Fishing, be it sport or commercial, is not a blood sport. It is a hunt, connecting the fisher with the circle and the cycle of the salmon, absolutely in tune with and dependent upon the environment. Haig-Brown wrote, “The salmon are part of the country’s character, as are the fishermen and the fishing settlements.” But one of the most insistent challenges for the fish has been pollution and environmental degradation. Since sport fishing’s value to the B.C. economy is estimated to be between $400 and 600 million, whole communities are working hard to nurture it back to health.

River restoration and the preservation of salmon spawning habitat is critical and takes enormous investment, often far beyond the capabilities of the government. Around the Campbell River, the Nature Conservancy of Canada, the Weston family through the W. Garfield Weston Foundation and other corporate sponsors are partnering with the community in a massive reconstruction of the 47-acre estuary where half of the river’s salmon hatch. They are spurred on by the children and grandchildren of Haig-Brown. Tons of industry-polluted soil have been removed; new creek beds have been designed and dredged and water again flows fast and deep. Truckloads of gravel have restored the spawning beds. Salmon enhancement programs like that on the Quinsam River (a tributary of the Campbell, which releases four million Chinook annually) ensure there are enough fish to return.

With local vision supported by such extraordinary generosity, Haig-Brown’s salmon will be protected for generations of anglers to come and like him, perhaps my own grandchildren will ponder the mystery of this great fish and swim with them in his river.
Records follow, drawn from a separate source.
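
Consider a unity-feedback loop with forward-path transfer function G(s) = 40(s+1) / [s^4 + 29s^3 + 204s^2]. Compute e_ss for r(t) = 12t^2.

The denominator has no term below 204s^2 — 2 poles at s=0, type 2.
K_a = lim_{s→0} s^2·G(s) = 40·1 / 204 = 10/51.
r(t) = 12t^2 gives R(s) = 24/s^3.
e_ss = 24/K_a = 24/(10/51) = 122.4.

122.4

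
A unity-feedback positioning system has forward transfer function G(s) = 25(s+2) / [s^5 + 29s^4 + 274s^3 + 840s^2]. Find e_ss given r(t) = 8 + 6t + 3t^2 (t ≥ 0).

100.8

Lowest-order denominator term is 840s^2, so the open loop has 2 poles at the origin → type 2 system. Taking each input component in turn:
  • 8: tracked with zero error.
  • 6t: tracked with zero error.
  • 3t^2: e_ss = 6/K_a with K_a=5/84 → 100.8.
Total e_ss = 100.8.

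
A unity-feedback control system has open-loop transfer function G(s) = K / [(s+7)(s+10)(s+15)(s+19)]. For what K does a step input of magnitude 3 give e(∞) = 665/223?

120

No free integrators in G(s): this is a type 0 system.
K_p = lim_{s→0} G(s) = K / (7·10·15·19) = (1/19950)·K.
e_ss = 3/(1 + K_p) = 665/223 ⇒ 1 + (1/19950)·K = 669/665 ⇒ K = 120.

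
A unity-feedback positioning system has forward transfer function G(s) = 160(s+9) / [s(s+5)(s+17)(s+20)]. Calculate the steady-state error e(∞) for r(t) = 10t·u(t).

425/36

The open loop has one pole at the origin → type 1 system.
K_v = lim_{s→0} s·G(s) = 160·9 / (5·17·20) = 72/85.
e_ss = 10/K_v = 10/(72/85) = 425/36.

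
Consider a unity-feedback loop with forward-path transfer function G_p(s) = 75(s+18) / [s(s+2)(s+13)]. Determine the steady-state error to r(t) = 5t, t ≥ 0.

13/135

System type = 1 (one pole at s=0).
K_v = lim_{s→0} s·G_p(s) = 75·18 / (2·13) = 675/13.
e_ss = 5/K_v = 5/(675/13) = 13/135.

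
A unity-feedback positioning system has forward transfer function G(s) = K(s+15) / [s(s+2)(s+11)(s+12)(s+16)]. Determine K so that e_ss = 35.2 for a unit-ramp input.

8

The open loop has one pole at the origin → type 1 system.
K_v = lim_{s→0} s·G(s) = K·15 / (2·11·12·16) = (5/1408)·K.
e_ss = 1/K_v = 35.2 ⇒ K_v = 5/176 ⇒ K = (5/176)/(5/1408) = 8.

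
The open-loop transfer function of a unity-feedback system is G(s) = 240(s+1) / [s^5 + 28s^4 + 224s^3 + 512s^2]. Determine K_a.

15/32

Lowest-order denominator term is 512s^2, so the open loop has 2 poles at the origin → type 2 system.
K_a = lim_{s→0} s^2·G(s) = 240·1 / 512 = 15/32.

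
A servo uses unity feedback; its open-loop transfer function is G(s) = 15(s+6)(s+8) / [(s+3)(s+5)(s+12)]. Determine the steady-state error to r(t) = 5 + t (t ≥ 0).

infinity

The open loop has no poles at the origin → type 0 system. By superposition:
  • 5: e_ss = 5/(1+K_p) with K_p=4 → 1.
  • t: a type-0 system cannot track it, e_ss → ∞.
The unbounded component dominates.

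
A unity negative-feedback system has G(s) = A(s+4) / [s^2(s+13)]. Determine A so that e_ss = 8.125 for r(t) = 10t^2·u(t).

8

G(s) has two factors of s in the denominator, so the system is type 2.
K_a = lim_{s→0} s^2·G(s) = A·4 / (13) = (4/13)·A.
e_ss = 20/K_a = 8.125 ⇒ K_a = 32/13 ⇒ A = (32/13)/(4/13) = 8.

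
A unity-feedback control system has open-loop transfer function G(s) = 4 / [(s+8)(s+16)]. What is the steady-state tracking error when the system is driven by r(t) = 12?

128/11

System type = 0 (no poles at s=0).
K_p = lim_{s→0} G(s) = 4 / (8·16) = 1/32.
e_ss = 12/(1 + K_p) = 12/(33/32) = 128/11.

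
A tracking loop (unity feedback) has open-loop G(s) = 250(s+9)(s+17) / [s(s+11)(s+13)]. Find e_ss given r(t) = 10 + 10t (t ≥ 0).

143/3825

System type = 1 (one pole at s=0). By superposition:
  • 10: tracked with zero error.
  • 10t: e_ss = 10/K_v with K_v=38250/143 → 143/3825.
Total e_ss = 143/3825.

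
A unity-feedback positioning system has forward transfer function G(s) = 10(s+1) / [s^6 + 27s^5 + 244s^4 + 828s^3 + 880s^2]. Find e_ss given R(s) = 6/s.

0

Lowest-order denominator term is 880s^2, so the open loop has 2 poles at the origin → type 2 system.
A type-2 system has K_p = ∞, so it tracks a step input with zero steady-state error.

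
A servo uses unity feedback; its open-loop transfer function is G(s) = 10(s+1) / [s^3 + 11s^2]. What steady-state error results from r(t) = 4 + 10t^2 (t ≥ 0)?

22

Factoring s^2 from the denominator leaves a polynomial with constant term 11, so the system is type 2. By superposition:
  • 4: tracked with zero error.
  • 10t^2: e_ss = 20/K_a with K_a=10/11 → 22.
Total e_ss = 22.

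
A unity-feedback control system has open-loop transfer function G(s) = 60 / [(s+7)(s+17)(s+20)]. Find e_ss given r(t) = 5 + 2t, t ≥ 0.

infinity

System type = 0 (no poles at s=0). Taking each input component in turn:
  • 5: e_ss = 5/(1+K_p) with K_p=3/119 → 595/122.
  • 2t: a type-0 system cannot track it, e_ss → ∞.
The unbounded component dominates.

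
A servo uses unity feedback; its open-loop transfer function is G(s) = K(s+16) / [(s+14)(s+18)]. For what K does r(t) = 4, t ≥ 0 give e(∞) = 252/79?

4

The open loop has no poles at the origin → type 0 system.
K_p = lim_{s→0} G(s) = K·16 / (14·18) = (4/63)·K.
e_ss = 4/(1 + K_p) = 252/79 ⇒ 1 + (4/63)·K = 79/63 ⇒ K = 4.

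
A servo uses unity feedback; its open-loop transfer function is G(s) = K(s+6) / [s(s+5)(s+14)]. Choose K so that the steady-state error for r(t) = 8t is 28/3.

10

One free integrator in G(s): this is a type 1 system.
K_v = lim_{s→0} s·G(s) = K·6 / (5·14) = (3/35)·K.
e_ss = 8/K_v = 28/3 ⇒ K_v = 6/7 ⇒ K = (6/7)/(3/35) = 10.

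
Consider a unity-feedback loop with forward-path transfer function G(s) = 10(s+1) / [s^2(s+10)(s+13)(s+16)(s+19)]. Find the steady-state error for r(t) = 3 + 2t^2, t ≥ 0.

15808

System type = 2 (two poles at s=0). Treating each term separately:
  • 3: tracked with zero error.
  • 2t^2: e_ss = 4/K_a with K_a=1/3952 → 15808.
Total e_ss = 15808.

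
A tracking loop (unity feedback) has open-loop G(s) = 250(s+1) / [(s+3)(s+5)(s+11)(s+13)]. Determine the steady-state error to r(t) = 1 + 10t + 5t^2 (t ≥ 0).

No free integrators in G(s): this is a type 0 system. By superposition:
  • 1: e_ss = 1/(1+K_p) with K_p=50/429 → 429/479.
  • 10t: a type-0 system cannot track it, e_ss → ∞.
  • 5t^2: a type-0 system cannot track it, e_ss → ∞.
The unbounded component dominates.

infinity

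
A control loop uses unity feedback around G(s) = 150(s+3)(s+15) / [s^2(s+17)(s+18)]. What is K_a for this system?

Two free integrators in G(s): this is a type 2 system.
K_a = lim_{s→0} s^2·G(s) = 150·3·15 / (17·18) = 375/17.

375/17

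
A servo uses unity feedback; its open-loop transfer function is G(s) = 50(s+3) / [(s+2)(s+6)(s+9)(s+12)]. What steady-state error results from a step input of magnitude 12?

System type = 0 (no poles at s=0).
K_p = lim_{s→0} G(s) = 50·3 / (2·6·9·12) = 25/216.
e_ss = 12/(1 + K_p) = 12/(241/216) = 2592/241.

2592/241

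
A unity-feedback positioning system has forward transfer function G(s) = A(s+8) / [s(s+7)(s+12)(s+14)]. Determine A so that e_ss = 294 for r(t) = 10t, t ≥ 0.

5

The open loop has one pole at the origin → type 1 system.
K_v = lim_{s→0} s·G(s) = A·8 / (7·12·14) = (1/147)·A.
e_ss = 10/K_v = 294 ⇒ K_v = 5/147 ⇒ A = (5/147)/(1/147) = 5.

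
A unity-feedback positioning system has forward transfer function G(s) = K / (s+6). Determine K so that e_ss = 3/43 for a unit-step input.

80

No free integrators in G(s): this is a type 0 system.
K_p = lim_{s→0} G(s) = K / (6) = (1/6)·K.
e_ss = 1/(1 + K_p) = 3/43 ⇒ 1 + (1/6)·K = 43/3 ⇒ K = 80.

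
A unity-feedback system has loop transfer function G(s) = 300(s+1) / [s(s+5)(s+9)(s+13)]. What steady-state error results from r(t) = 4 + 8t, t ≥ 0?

15.6

G(s) has one factor of s in the denominator, so the system is type 1. Treating each term separately:
  • 4: tracked with zero error.
  • 8t: e_ss = 8/K_v with K_v=20/39 → 15.6.
Total e_ss = 15.6.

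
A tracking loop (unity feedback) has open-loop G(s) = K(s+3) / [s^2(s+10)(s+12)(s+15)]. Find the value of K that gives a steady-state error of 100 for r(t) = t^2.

12

The open loop has two poles at the origin → type 2 system.
K_a = lim_{s→0} s^2·G(s) = K·3 / (10·12·15) = (1/600)·K.
e_ss = 2/K_a = 100 ⇒ K_a = 0.02 ⇒ K = 0.02/(1/600) = 12.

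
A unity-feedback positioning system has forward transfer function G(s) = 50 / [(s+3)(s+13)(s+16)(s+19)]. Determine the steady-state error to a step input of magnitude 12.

71136/5953

The open loop has no poles at the origin → type 0 system.
K_p = lim_{s→0} G(s) = 50 / (3·13·16·19) = 25/5928.
e_ss = 12/(1 + K_p) = 12/(5953/5928) = 71136/5953.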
A primer of salmon species
Chinook (Oncorhynchus tshawytscha) Also known as spring, king and tyee. Feisty and beautiful with black mouths and spotted blue-green backs, they are the most sought after of the five Pacific salmon species.
Coho (Oncorhynchus kisutch) The second most popular among recreational fishers are sleek and when caught are five to 12 pounds. The coho fishery is mainly catch and release.
Sockeye (Oncorhynchus nerka) Has the reddest flesh of all wild salmon. Well over half of the annual 24,800 tonne catch is canned.
Milder flavoured chum (Oncorhynchus keta) and pink (Oncorhynchus gorbuscha) make up a large portion of the commercial harvest and are the game fish of autumn.
Steelhead (Oncorhynchus mykiss) The fly fisher’s dream. Unusual because they may come back to spawn two to three times.